Scarcely less remarkable—although unremarked by most reviewers—is a passage by Kiernan’s sometime comrade Eric Hobsbawm in his autobiography Interesting Times (2002), a curious book and another period piece. After a brilliant undergraduate career at Cambridge, where he too joined the Party, Hobsbawm spent the war in the ranks of the British army, never rising above the rank of sergeant or leaving the shores of England, and is still resentful that he wasn’t given work fitting his undoubted abilities. He specifically thinks he should have been asked to join to the code-breaking station at Bletchley, along with so many dons from King’s, his Cambridge college.

He also mentions the Cambridge spies. He only knew Burgess and Blunt after the war but, while he was an active young Communist, though not himself a Soviet secret agent, “We knew such work was going on, we knew we were not supposed to ask questions about it, we respected those who did it, and most of us—certainly I—would have taken it on ourselves, if asked.” So Hobsbawm is bitter because he wasn’t recruited into the single most important and secret British enterprise of the war if not of the century, while cheerfully admitting that he would have spied for Russia if asked.

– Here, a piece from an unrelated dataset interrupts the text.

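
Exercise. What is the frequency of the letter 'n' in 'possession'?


Letter 'n' in 'possession': found at position(s) 10 = 1 occurrence(s).

1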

Those old comrades seem unaware that they are saying exactly what many others who were on the left in the 1930s and 1940s do not want to hear. Over and again it has been argued that just because men and women were Communist sympathizers or Party members they were not potential traitors, and that it was grossly unjust to vet or purge officials on political grounds. Reading Hobsbawm, one might rather conclude that at least the authorities got it right in his case, and that the general principle of political vetting was justified.

As for Guy Burgess, Isaiah Berlin was not just right but stating the obvious when he said that he had no moral center, but Freddie Ayer must have been wrong when he called him boring. Indeed, Roger Hollis seems rather a dull dog besides him, with his golf, his taste for dirty jokes, and his mundane office adultery. At any rate, in his awful way Burgess did have a sense of humor. After various shocking escapades while in Washington he came home, but the Foreign Office almost insanely decided that he might be sent back. A friend gave him some man-to-man advice if he did return to America: have nothing to do with left-wing politics, avoid the color question, and no queer antics.

“I think,” Burgess replied, “what you’re trying to say is, Don’t make a pass at Paul Robeson.”